The voltage and plugs are NOT THE SAME so don't buy in Hong Kong for use in Thailand.

Also - loads of scammers in Kowloon shops so be VERY careful.

Laptops are very cheap these days and Acer make great laptops and provide great service in any major mall in Bangkok.


----------



## andy1776 (May 26, 2009)

stogiebear said:


> The voltage and plugs are NOT THE SAME so don't buy in Hong Kong for use in Thailand.
> 
> Also - loads of scammers in Kowloon shops so be VERY careful.
> 
> Laptops are very cheap these days and Acer make great laptops and provide great service in any major mall in Bangkok.


thats good to consider. thanks Stogiebear


----------



## stogiebear (Mar 20, 2009)

I buy a lot of laptops and my friends by through me... If you need any help buying and need a shop that's trustworthy (and cheap) and you are in the bangkok area then let me know.


----------



## Serendipity2 (Feb 22, 2009)

stogiebear said:


> The voltage and plugs are NOT THE SAME so don't buy in Hong Kong for use in Thailand.
> 
> Also - loads of scammers in Kowloon shops so be VERY careful.
> 
> Laptops are very cheap these days and Acer make great laptops and provide great service in any major mall in Bangkok.



stogiebear,

I believe both Thailand and Hong Kong have 220-240VAC 50cps electricity. The laptop will know if you're plugging in to 220-240VAC or 110-120VAC 60cps The usual plug is two round 'prongs' but you can readily get adapters for other configurations. Some [a few] have a third prong but most do not. The adapter is cheap - less than $1.00

You are correct on scammer which is where the Internet comes in. You can shop on the Internet and narrow down your search to only those stores that are recommended, ship overseas and take credit cards. 

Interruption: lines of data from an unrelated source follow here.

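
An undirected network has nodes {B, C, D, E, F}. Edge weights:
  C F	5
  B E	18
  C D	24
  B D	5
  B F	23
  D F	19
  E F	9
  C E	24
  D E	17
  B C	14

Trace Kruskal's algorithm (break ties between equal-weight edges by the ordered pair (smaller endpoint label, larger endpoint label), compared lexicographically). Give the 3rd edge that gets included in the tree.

Kruskal's algorithm — process edges by increasing weight (ties by edge label):
B D (5): add — endpoints in different components.
C F (5): add — endpoints in different components.
E F (9): add — endpoints in different components.
B C (14): add — endpoints in different components.
The 3rd edge added is E F.

E-F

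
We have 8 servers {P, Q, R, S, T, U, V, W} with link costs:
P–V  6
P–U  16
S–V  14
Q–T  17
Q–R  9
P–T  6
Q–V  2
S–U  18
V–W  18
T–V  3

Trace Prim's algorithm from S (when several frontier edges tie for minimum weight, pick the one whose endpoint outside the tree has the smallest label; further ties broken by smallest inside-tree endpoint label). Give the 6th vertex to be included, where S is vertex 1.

Prim's algorithm from S:
Step 1: frontier [S–V 14, S–U 18] → take S–V (14); add V.
Step 2: frontier [S–U 18, Q–V 2, T–V 3, P–V 6, V–W 18] → take Q–V (2); add Q.
Step 3: frontier [Q–R 9, Q–T 17, S–U 18, T–V 3, P–V 6, V–W 18] → take T–V (3); add T.
Step 4: frontier [Q–R 9, S–U 18, P–T 6, P–V 6, V–W 18] → take P–T (6); add P.
Step 5: frontier [P–U 16, Q–R 9, S–U 18, V–W 18] → take Q–R (9); add R.
Step 6: frontier [P–U 16, S–U 18, V–W 18] → take P–U (16); add U.
Step 7: frontier [V–W 18] → take V–W (18); add W.
Vertex order: S, V, Q, T, P, R, U, W. The 6th vertex is R.

R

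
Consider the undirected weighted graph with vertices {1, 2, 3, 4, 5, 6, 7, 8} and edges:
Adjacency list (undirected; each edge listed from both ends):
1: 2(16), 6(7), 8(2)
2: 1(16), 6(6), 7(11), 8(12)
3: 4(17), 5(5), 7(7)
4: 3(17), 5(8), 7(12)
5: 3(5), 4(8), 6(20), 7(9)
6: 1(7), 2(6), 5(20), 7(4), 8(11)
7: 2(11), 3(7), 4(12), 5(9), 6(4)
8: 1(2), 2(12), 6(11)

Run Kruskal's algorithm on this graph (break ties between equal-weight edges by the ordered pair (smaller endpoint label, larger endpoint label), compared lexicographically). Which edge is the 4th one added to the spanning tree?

Kruskal's algorithm — process edges by increasing weight (ties by edge label):
1–8 (2): add — endpoints in different components.
6–7 (4): add — endpoints in different components.
3–5 (5): add — endpoints in different components.
2–6 (6): add — endpoints in different components.
1–6 (7): add — endpoints in different components.
3–7 (7): add — endpoints in different components.
4–5 (8): add — endpoints in different components.
The 4th edge added is 2–6.

2-6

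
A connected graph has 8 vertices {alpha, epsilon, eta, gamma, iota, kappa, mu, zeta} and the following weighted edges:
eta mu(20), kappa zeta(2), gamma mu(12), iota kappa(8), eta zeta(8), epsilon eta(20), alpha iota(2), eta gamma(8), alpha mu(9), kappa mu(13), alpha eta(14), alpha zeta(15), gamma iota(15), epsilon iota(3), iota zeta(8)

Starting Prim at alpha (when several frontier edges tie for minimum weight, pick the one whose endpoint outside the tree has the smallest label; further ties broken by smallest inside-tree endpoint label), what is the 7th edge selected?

alpha-mu

Prim's algorithm from alpha:
Step 1: cheapest edge leaving the tree is alpha iota (2); add iota.
Step 2: cheapest edge leaving the tree is epsilon iota (3); add epsilon.
Step 3: cheapest edge leaving the tree is iota kappa (8); add kappa.
Step 4: cheapest edge leaving the tree is kappa zeta (2); add zeta.
Step 5: cheapest edge leaving the tree is eta zeta (8); add eta.
Step 6: cheapest edge leaving the tree is eta gamma (8); add gamma.
Step 7: cheapest edge leaving the tree is alpha mu (9); add mu.
The 7th edge added is alpha mu.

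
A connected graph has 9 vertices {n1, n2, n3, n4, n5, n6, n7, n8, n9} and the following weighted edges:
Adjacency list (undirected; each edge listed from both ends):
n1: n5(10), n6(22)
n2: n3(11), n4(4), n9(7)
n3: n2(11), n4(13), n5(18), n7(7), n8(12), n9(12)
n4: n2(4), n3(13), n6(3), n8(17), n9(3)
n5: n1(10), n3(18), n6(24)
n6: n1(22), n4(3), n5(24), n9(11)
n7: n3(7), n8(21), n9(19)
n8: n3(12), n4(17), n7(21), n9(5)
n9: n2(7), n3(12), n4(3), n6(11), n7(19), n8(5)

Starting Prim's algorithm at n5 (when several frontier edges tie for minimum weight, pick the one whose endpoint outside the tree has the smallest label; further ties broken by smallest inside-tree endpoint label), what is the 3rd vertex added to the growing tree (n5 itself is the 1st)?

n3

Grow the tree from n5 using Prim:
Step 1: cheapest edge leaving the tree is n1—n5 (10); add n1.
Step 2: cheapest edge leaving the tree is n3—n5 (18); add n3.
Step 3: cheapest edge leaving the tree is n3—n7 (7); add n7.
Step 4: cheapest edge leaving the tree is n2—n3 (11); add n2.
Step 5: cheapest edge leaving the tree is n2—n4 (4); add n4.
Step 6: cheapest edge leaving the tree is n4—n6 (3); add n6.
Step 7: cheapest edge leaving the tree is n4—n9 (3); add n9.
Step 8: cheapest edge leaving the tree is n8—n9 (5); add n8.
Vertex order: n5, n1, n3, n7, n2, n4, n6, n9, n8. The 3rd vertex is n3.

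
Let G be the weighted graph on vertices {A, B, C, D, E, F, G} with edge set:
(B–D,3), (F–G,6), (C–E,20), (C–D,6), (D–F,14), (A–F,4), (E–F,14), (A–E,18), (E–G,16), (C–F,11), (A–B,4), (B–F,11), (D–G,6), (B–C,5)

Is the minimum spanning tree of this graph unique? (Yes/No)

No

Sort edges by weight, then run Kruskal:
B–D (3): add — endpoints in different components.
A–B (4): add — endpoints in different components.
A–F (4): add — endpoints in different components.
B–C (5): add — endpoints in different components.
C–D (6): skip — C and D already connected.
D–G (6): add — endpoints in different components.
F–G (6): skip — F and G already connected.
B–F (11): skip — B and F already connected.
C–F (11): skip — C and F already connected.
D–F (14): skip — D and F already connected.
E–F (14): add — endpoints in different components.
Non-tree edge F–G has weight 6, equal to the heaviest edge on its tree cycle — swapping gives another MST of the same weight. Not unique.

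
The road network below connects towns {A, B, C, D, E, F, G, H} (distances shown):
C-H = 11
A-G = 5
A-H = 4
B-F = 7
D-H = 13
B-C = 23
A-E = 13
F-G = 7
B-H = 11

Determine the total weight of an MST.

Prim's algorithm from E:
Step 1: frontier [A-E 13] → take A-E (13); add A.
Step 2: frontier [A-H 4, A-G 5] → take A-H (4); add H.
Step 3: frontier [A-G 5, B-H 11, C-H 11, D-H 13] → take A-G (5); add G.
Step 4: frontier [F-G 7, B-H 11, C-H 11, D-H 13] → take F-G (7); add F.
Step 5: frontier [B-F 7, B-H 11, C-H 11, D-H 13] → take B-F (7); add B.
Step 6: frontier [B-C 23, C-H 11, D-H 13] → take C-H (11); add C.
Step 7: frontier [D-H 13] → take D-H (13); add D.
MST edges: A-E, A-H, A-G, F-G, B-F, C-H, D-H; total weight 13+4+5+7+7+11+13 = 60.

60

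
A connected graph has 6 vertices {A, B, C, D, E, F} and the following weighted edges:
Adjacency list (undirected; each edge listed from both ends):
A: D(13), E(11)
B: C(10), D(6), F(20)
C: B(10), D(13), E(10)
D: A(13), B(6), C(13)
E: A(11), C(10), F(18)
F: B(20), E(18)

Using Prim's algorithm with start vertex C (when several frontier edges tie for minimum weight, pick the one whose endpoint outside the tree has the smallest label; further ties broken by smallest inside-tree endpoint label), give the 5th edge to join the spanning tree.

E-F

Prim, starting at C.
Step 1: cheapest edge leaving the tree is B C (10); add B.
Step 2: cheapest edge leaving the tree is B D (6); add D.
Step 3: cheapest edge leaving the tree is C E (10); add E.
Step 4: cheapest edge leaving the tree is A E (11); add A.
Step 5: cheapest edge leaving the tree is E F (18); add F.
The 5th edge added is E F.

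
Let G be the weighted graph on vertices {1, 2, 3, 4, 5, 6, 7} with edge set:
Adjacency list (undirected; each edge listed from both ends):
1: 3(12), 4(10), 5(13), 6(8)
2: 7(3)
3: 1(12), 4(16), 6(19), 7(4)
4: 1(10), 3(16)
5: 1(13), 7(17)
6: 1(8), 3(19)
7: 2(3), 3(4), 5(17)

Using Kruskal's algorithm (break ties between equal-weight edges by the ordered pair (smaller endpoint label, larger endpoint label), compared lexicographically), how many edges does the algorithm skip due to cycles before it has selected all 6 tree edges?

Kruskal's algorithm — process edges by increasing weight (ties by edge label):
2–7 (3): add. Components now {1} {2,7} {3} {4} {5} {6}
3–7 (4): add. Components now {1} {2,3,7} {4} {5} {6}
1–6 (8): add. Components now {1,6} {2,3,7} {4} {5}
1–4 (10): add. Components now {1,4,6} {2,3,7} {5}
1–3 (12): add. Components now {1,2,3,4,6,7} {5}
1–5 (13): add. Components now {1,2,3,4,5,6,7}
Edges rejected before the tree was complete: 0.

0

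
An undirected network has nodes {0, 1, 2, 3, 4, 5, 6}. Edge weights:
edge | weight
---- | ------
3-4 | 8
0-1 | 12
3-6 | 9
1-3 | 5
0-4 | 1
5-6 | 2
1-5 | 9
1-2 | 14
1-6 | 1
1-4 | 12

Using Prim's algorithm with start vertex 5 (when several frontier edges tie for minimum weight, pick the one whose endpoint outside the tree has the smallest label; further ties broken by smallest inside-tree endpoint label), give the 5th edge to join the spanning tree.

0-4

Prim, starting at 5.
Step 1: frontier [5-6 2, 1-5 9] → take 5-6 (2); add 6.
Step 2: frontier [1-5 9, 1-6 1, 3-6 9] → take 1-6 (1); add 1.
Step 3: frontier [1-3 5, 0-1 12, 1-4 12, 1-2 14, 3-6 9] → take 1-3 (5); add 3.
Step 4: frontier [0-1 12, 1-4 12, 1-2 14, 3-4 8] → take 3-4 (8); add 4.
Step 5: frontier [0-1 12, 1-2 14, 0-4 1] → take 0-4 (1); add 0.
Step 6: frontier [1-2 14] → take 1-2 (14); add 2.
The 5th edge added is 0-4.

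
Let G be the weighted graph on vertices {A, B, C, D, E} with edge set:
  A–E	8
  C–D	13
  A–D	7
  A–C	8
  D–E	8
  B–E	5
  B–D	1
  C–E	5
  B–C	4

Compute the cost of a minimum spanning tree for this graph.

Prim's algorithm from B:
Step 1: cheapest edge leaving the tree is B–D (1); add D.
Step 2: cheapest edge leaving the tree is B–C (4); add C.
Step 3: cheapest edge leaving the tree is B–E (5); add E.
Step 4: cheapest edge leaving the tree is A–D (7); add A.
MST edges: B–D, B–C, B–E, A–D; total weight 1+4+5+7 = 17.

17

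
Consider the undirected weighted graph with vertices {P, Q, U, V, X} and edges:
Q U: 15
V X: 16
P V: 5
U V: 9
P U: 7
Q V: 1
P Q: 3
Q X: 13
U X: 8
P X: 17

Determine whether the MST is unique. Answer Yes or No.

Kruskal's algorithm — process edges by increasing weight (ties by edge label):
Q V (1): add. Components now {P} {Q,V} {X} {U}
P Q (3): add. Components now {P,Q,V} {X} {U}
P V (5): skip — P and V already connected.
P U (7): add. Components now {P,Q,U,V} {X}
U X (8): add. Components now {P,Q,U,V,X}
Every non-tree edge has weight strictly greater than the heaviest edge on the tree path between its endpoints, so the MST is unique.

Yes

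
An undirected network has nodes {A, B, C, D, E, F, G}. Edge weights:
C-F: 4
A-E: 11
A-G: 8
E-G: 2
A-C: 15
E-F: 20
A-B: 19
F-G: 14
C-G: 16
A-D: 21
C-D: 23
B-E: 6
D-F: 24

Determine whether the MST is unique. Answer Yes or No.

Yes

Kruskal's algorithm — process edges by increasing weight (ties by edge label):
E-G (2): add — endpoints in different components.
C-F (4): add — endpoints in different components.
B-E (6): add — endpoints in different components.
A-G (8): add — endpoints in different components.
A-E (11): skip — A and E already connected.
F-G (14): add — endpoints in different components.
A-C (15): skip — A and C already connected.
C-G (16): skip — C and G already connected.
A-B (19): skip — A and B already connected.
E-F (20): skip — E and F already connected.
A-D (21): add — endpoints in different components.
Every non-tree edge has weight strictly greater than the heaviest edge on the tree path between its endpoints, so the MST is unique.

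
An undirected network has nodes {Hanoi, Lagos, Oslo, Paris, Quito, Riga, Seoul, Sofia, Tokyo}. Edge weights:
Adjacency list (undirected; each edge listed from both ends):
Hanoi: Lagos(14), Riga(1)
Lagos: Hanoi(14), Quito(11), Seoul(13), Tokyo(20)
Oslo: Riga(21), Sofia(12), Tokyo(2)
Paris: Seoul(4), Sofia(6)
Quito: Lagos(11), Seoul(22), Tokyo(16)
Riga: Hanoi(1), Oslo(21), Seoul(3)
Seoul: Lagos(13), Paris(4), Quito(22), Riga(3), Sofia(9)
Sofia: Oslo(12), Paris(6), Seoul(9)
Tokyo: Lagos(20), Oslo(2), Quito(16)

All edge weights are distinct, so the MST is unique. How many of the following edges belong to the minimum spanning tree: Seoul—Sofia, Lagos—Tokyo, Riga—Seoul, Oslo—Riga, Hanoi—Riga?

Sort edges by weight, then run Kruskal:
Hanoi—Riga (1): add — endpoints in different components.
Oslo—Tokyo (2): add — endpoints in different components.
Riga—Seoul (3): add — endpoints in different components.
Paris—Seoul (4): add — endpoints in different components.
Paris—Sofia (6): add — endpoints in different components.
Seoul—Sofia (9): skip — Sofia and Seoul already connected.
Lagos—Quito (11): add — endpoints in different components.
Oslo—Sofia (12): add — endpoints in different components.
Lagos—Seoul (13): add — endpoints in different components.
MST edge set: {Hanoi—Riga, Oslo—Tokyo, Riga—Seoul, Paris—Seoul, Paris—Sofia, Lagos—Quito, Oslo—Sofia, Lagos—Seoul}.
Of the listed edges, {Riga—Seoul, Hanoi—Riga} are in the MST → 2.

2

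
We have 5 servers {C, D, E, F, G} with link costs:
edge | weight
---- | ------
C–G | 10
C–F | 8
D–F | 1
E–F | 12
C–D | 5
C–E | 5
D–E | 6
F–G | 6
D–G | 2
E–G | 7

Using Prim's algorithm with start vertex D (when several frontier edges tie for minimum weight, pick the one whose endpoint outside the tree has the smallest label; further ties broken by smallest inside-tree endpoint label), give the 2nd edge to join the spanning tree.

Grow the tree from D using Prim:
Step 1: frontier [D–F 1, D–G 2, C–D 5, D–E 6] → take D–F (1); add F.
Step 2: frontier [D–G 2, C–D 5, D–E 6, F–G 6, C–F 8, E–F 12] → take D–G (2); add G.
Step 3: frontier [C–D 5, D–E 6, C–F 8, E–F 12, E–G 7, C–G 10] → take C–D (5); add C.
Step 4: frontier [C–E 5, D–E 6, E–F 12, E–G 7] → take C–E (5); add E.
The 2nd edge added is D–G.

D-G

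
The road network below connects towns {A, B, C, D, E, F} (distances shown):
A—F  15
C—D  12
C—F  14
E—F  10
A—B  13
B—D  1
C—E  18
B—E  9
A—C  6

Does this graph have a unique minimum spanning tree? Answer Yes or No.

Yes

Sort edges by weight, then run Kruskal:
B—D (1): add. Components now {A} {B,D} {C} {E} {F}
A—C (6): add. Components now {A,C} {B,D} {E} {F}
B—E (9): add. Components now {A,C} {B,D,E} {F}
E—F (10): add. Components now {A,C} {B,D,E,F}
C—D (12): add. Components now {A,B,C,D,E,F}
Every non-tree edge has weight strictly greater than the heaviest edge on the tree path between its endpoints, so the MST is unique.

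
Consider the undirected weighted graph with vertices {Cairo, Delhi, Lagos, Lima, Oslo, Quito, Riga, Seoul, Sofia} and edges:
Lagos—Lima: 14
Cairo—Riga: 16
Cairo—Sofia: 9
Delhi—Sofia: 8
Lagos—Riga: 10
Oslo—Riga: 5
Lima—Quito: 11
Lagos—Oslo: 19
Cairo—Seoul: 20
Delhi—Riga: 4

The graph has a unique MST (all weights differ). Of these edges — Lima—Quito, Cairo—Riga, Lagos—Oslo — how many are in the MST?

Kruskal's algorithm — process edges by increasing weight (ties by edge label):
Delhi—Riga (4): add — endpoints in different components.
Oslo—Riga (5): add — endpoints in different components.
Delhi—Sofia (8): add — endpoints in different components.
Cairo—Sofia (9): add — endpoints in different components.
Lagos—Riga (10): add — endpoints in different components.
Lima—Quito (11): add — endpoints in different components.
Lagos—Lima (14): add — endpoints in different components.
Cairo—Riga (16): skip — Cairo and Riga already connected.
Lagos—Oslo (19): skip — Oslo and Lagos already connected.
Cairo—Seoul (20): add — endpoints in different components.
MST edge set: {Delhi—Riga, Oslo—Riga, Delhi—Sofia, Cairo—Sofia, Lagos—Riga, Lima—Quito, Lagos—Lima, Cairo—Seoul}.
Of the listed edges, {Lima—Quito} are in the MST → 1.

1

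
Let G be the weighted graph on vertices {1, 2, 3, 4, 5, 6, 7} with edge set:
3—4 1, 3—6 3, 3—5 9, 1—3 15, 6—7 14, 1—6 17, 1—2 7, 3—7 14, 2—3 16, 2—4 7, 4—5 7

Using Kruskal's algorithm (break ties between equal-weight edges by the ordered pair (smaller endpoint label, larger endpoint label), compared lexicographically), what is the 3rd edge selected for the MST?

Kruskal's algorithm — process edges by increasing weight (ties by edge label):
3—4 (1): add — endpoints in different components.
3—6 (3): add — endpoints in different components.
1—2 (7): add — endpoints in different components.
2—4 (7): add — endpoints in different components.
4—5 (7): add — endpoints in different components.
3—5 (9): skip — 3 and 5 already connected.
3—7 (14): add — endpoints in different components.
The 3rd edge added is 1—2.

1-2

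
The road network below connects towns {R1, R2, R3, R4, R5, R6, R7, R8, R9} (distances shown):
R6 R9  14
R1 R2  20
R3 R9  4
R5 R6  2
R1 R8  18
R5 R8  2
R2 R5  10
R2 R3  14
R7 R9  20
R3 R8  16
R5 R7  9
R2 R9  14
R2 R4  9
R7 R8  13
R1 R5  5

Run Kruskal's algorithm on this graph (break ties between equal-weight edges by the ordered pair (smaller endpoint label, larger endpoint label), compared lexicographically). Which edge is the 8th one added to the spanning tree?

R2-R3

Kruskal's algorithm — process edges by increasing weight (ties by edge label):
R5 R6 (2): add — endpoints in different components.
R5 R8 (2): add — endpoints in different components.
R3 R9 (4): add — endpoints in different components.
R1 R5 (5): add — endpoints in different components.
R2 R4 (9): add — endpoints in different components.
R5 R7 (9): add — endpoints in different components.
R2 R5 (10): add — endpoints in different components.
R7 R8 (13): skip — R7 and R8 already connected.
R2 R3 (14): add — endpoints in different components.
The 8th edge added is R2 R3.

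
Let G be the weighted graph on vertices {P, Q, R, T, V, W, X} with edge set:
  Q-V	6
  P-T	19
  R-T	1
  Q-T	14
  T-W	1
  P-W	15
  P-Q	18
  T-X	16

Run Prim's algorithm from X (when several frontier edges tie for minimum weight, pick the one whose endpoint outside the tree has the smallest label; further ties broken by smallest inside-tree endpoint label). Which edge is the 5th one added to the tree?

Prim, starting at X.
Step 1: cheapest edge leaving the tree is T-X (16); add T.
Step 2: cheapest edge leaving the tree is R-T (1); add R.
Step 3: cheapest edge leaving the tree is T-W (1); add W.
Step 4: cheapest edge leaving the tree is Q-T (14); add Q.
Step 5: cheapest edge leaving the tree is Q-V (6); add V.
Step 6: cheapest edge leaving the tree is P-W (15); add P.
The 5th edge added is Q-V.

Q-V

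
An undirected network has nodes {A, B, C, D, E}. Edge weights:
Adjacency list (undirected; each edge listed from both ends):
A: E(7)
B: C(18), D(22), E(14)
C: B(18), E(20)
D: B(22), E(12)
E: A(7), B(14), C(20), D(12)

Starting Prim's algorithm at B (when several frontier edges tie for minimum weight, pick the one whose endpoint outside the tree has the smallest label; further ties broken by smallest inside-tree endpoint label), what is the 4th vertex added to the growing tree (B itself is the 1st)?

Prim, starting at B.
Step 1: frontier [B—E 14, B—C 18, B—D 22] → take B—E (14); add E.
Step 2: frontier [B—C 18, B—D 22, A—E 7, D—E 12, C—E 20] → take A—E (7); add A.
Step 3: frontier [B—C 18, B—D 22, D—E 12, C—E 20] → take D—E (12); add D.
Step 4: frontier [B—C 18, C—E 20] → take B—C (18); add C.
Vertex order: B, E, A, D, C. The 4th vertex is D.

D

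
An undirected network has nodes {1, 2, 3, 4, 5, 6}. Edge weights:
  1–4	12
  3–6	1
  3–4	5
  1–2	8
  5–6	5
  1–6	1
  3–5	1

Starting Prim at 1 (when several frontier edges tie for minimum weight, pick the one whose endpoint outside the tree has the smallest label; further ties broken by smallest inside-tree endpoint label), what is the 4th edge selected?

Prim's algorithm from 1:
Step 1: frontier [1–6 1, 1–2 8, 1–4 12] → take 1–6 (1); add 6.
Step 2: frontier [1–2 8, 1–4 12, 3–6 1, 5–6 5] → take 3–6 (1); add 3.
Step 3: frontier [1–2 8, 1–4 12, 3–5 1, 3–4 5, 5–6 5] → take 3–5 (1); add 5.
Step 4: frontier [1–2 8, 1–4 12, 3–4 5] → take 3–4 (5); add 4.
Step 5: frontier [1–2 8] → take 1–2 (8); add 2.
The 4th edge added is 3–4.

3-4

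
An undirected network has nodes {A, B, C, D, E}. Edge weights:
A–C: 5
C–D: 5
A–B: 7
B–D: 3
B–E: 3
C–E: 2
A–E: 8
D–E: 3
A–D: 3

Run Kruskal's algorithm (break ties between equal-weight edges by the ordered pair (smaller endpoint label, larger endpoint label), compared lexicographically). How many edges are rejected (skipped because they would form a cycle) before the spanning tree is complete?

0

Sort edges by weight, then run Kruskal:
C–E (2): add — endpoints in different components.
A–D (3): add — endpoints in different components.
B–D (3): add — endpoints in different components.
B–E (3): add — endpoints in different components.
Edges rejected before the tree was complete: 0.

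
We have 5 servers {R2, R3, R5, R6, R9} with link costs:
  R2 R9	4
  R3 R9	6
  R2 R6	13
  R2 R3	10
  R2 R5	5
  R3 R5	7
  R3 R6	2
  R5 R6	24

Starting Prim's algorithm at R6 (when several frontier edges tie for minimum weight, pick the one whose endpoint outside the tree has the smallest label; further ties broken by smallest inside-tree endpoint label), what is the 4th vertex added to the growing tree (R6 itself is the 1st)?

R2

Grow the tree from R6 using Prim:
Step 1: frontier [R3 R6 2, R2 R6 13, R5 R6 24] → take R3 R6 (2); add R3.
Step 2: frontier [R3 R9 6, R3 R5 7, R2 R3 10, R2 R6 13, R5 R6 24] → take R3 R9 (6); add R9.
Step 3: frontier [R3 R5 7, R2 R3 10, R2 R6 13, R5 R6 24, R2 R9 4] → take R2 R9 (4); add R2.
Step 4: frontier [R2 R5 5, R3 R5 7, R5 R6 24] → take R2 R5 (5); add R5.
Vertex order: R6, R3, R9, R2, R5. The 4th vertex is R2.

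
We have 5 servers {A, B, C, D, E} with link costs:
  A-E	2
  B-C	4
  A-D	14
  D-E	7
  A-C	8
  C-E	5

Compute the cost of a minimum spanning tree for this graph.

18

Sort edges by weight, then run Kruskal:
A-E (2): add. Components now {A,E} {B} {C} {D}
B-C (4): add. Components now {A,E} {B,C} {D}
C-E (5): add. Components now {A,B,C,E} {D}
D-E (7): add. Components now {A,B,C,D,E}
MST edges: A-E, B-C, C-E, D-E; total weight 2+4+5+7 = 18.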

The other bit of safety is to buy using a major credit card which gives you some protection if the laptop is a dud and ALWAYS check what's in the bag BEFORE you leave the store and make sure you have a receipt [in English] describing the product you bought, the price and the name of the store. Then if there's a dispute you have the goods and receipt in your possession. Finally, if you have a digital camera with you, take a photo of what's being bought and another as it's being bagged along with the receipt. The key to a safe transaction is to do the research first, see who is recommended, make sure they ship overseas and make sure they take major credit cards. Finally, make sure that what you bought IS in the bag and not a wrapped up book instead! 

Serendipity2


----------



## stogiebear (Mar 20, 2009)

Hong Kong have the British style plugs and Thailand use the American style.

My (Thai bought) netbook came with a 125 volt 7 amp Thai plug which flipped out when I tried to plug it into a Hong Kong outlet (with adapter.)

Actually many HK hotel rooms actually have both types of plug inlets...


----------



## Serendipity2 (Feb 22, 2009)

stogiebear said:


> Hong Kong have the British style plugs and Thailand use the American style.
> 
> My (Thai bought) netbook came with a 125 volt 7 amp Thai plug which flipped out when I tried to plug it into a Hong Kong outlet (with adapter.)
> 
> Actually many HK hotel rooms actually have both types of plug inlets...



hi stogiebear,

Actually it's been awhile since I was in Hong Kong [15 years - pre September, 1997 Chicom takeover] but the round, two prong plug is what I remembered. That would be the English design. I've primarily seen that same type in Bangkok and Chiang Mai but I've also seen the American 'blade' type plug but both do have available 220-240 VAC and 50cps electricity. Same as Australia and Singapore. I'm not sure but I think much/most of Europe also has the "English" design and have 220-240 VAC. I'm not sure the frequency in Europe but also probably 50 cycles per second. I usually try to have a blade to prong adaptor or a multi-prong with even three prongs available. I'm surprised your laptop had a 125 VAC 7 amp plug that wasn't also 220 VAC. Virtually all laptops [or so I"m told since I don't own one] have this which is simply a step down transformer that can take 220 VAC and split into two 110 VAC. Same with towers. The advantage is you can then manufacture just one PC or laptop and sell it anywhere in the world and it'll work.


----------



## andy1776 (May 26, 2009)

*laptop*



stogiebear said:


> I buy a lot of laptops and my friends by through me... If you need any help buying and need a shop that's trustworthy (and cheap) and you are in the bangkok area then let me know.


roger that Stogiebear. we'll talk. thanks


----------